Still, a model that accepts audio as part of the generation problem gives you a different starting point. You can test a rain scene where the drops hit the window at the right moment, a product spin with a clean mechanical click, a talking character that needs the mouth to land near the voice, or a music-driven cut where motion should follow the beat.
Veo 3.1 is not weak here. Google's model is polished, easy to explain, and widely understood as an audio-capable video model. Where SkyReels V4 (by Skywork) gets interesting is the combination: audio, video references, editing, masks, multiple aspect ratios, and a longer 15-second ceiling in one model family.
The practical spec sheet
The supported duration range is short but useful: 3 to 15 seconds. That covers most social ad beats, product reveals, background loops, motion tests, and single-shot concepts. It does not cover a full narrative scene unless you are stitching clips together.
Resolution support runs from 480p through 1080p. The 1080p ceiling is important for review, but I would not start there unless the prompt is already working. The 480p and 720p options are better for learning how the model behaves. Once the subject, motion, and audio timing are close, then 1080p makes sense.
Aspect ratio support is broad enough for normal production work: landscape, portrait, square, and the common 4:3 and 3:4 shapes. That sounds mundane, but it affects how quickly a clip can move from test to publishable asset. A model that only behaves well in one shape creates extra editing work.
The current Runware listing also separates plain text or image generation from video-guided work. Video-guided generation costs more, which is fair if the model has to preserve or transform existing motion. It also means you should not use video-to-video casually. Use it when the source clip contains motion, framing, or character behavior worth preserving.
Pricing in normal language
Runware currently lists SkyReels V4 (by Skywork) pricing per generated second. For text or image prompts, 480p is about eleven cents per second, 720p is about fourteen cents per second, and 1080p is about thirty-five cents per second.
Video-guided work costs more: about eighteen cents per second at 480p, twenty-five cents per second at 720p, and a little over sixty-two cents per second at 1080p.
That makes a five-second 720p test from text or image roughly seventy cents. A five-second 1080p test is about one dollar and seventy-five cents.
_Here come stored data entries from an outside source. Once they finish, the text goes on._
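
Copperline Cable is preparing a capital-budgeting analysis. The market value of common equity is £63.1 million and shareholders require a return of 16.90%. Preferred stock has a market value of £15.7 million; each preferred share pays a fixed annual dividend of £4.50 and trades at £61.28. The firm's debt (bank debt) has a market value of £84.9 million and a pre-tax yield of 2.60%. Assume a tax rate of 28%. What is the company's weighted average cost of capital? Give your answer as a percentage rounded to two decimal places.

Cost of preferred: Rp = 4.5 / 61.28 = 7.3433%.
Total capital V = 63.1 + 15.7 + 84.9 = 163.7.
Equity: weight = 63.1/163.7 = 0.3855; cost = 16.9%.
Preferred: weight = 15.7/163.7 = 0.0959; cost = 7.3433%.
Bank debt: weight = 84.9/163.7 = 0.5186; after-tax cost = 2.6% × (1 − 28%) = 1.8720%.
WACC = 0.3855 × 16.9000% + 0.0959 × 7.3433% + 0.5186 × 1.8720% = 8.1894%.

8.19%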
A full 15-second 1080p video-guided run is much more expensive, a little under nine dollars and forty cents.
The pricing suggests a sane workflow: test short and low first. If the composition works, increase duration. If the timing and motion hold up, move to 1080p. Paying for a 15-second 1080p edit before the idea is proven is usually wasteful.
Artificial Analysis described SkyReels V4 (by Skywork) in a minute-rate frame, roughly seven to eight dollars per minute depending on whether audio is included in that comparison. That is helpful for market positioning, but for actual use I would look at the per-second price in the tool where you are generating.
Where it can beat expectations
The 15-second ceiling is the first real advantage. Eight seconds is enough for a clean visual beat. Fifteen seconds gives you space for a setup, a motion change, and a payoff. That extra room matters for product demos, short ad variations, and anything with a sound cue that needs a little breathing room.
The second advantage is reference control. SkyReels V4 (by Skywork) can use images, video, and audio references depending on the path exposed by the provider. That is useful when the prompt alone is too vague. A product photo can pin down the object. A video reference can suggest motion. An audio reference can push the result toward a particular rhythm or vocal feel.
The third advantage is editing. The paper treats generation, inpainting, and editing as part of one system. That is a better fit for real creative work than a model that only creates fresh clips. Most teams do not need one perfect first pass. They need a way to steer a rough pass into something usable.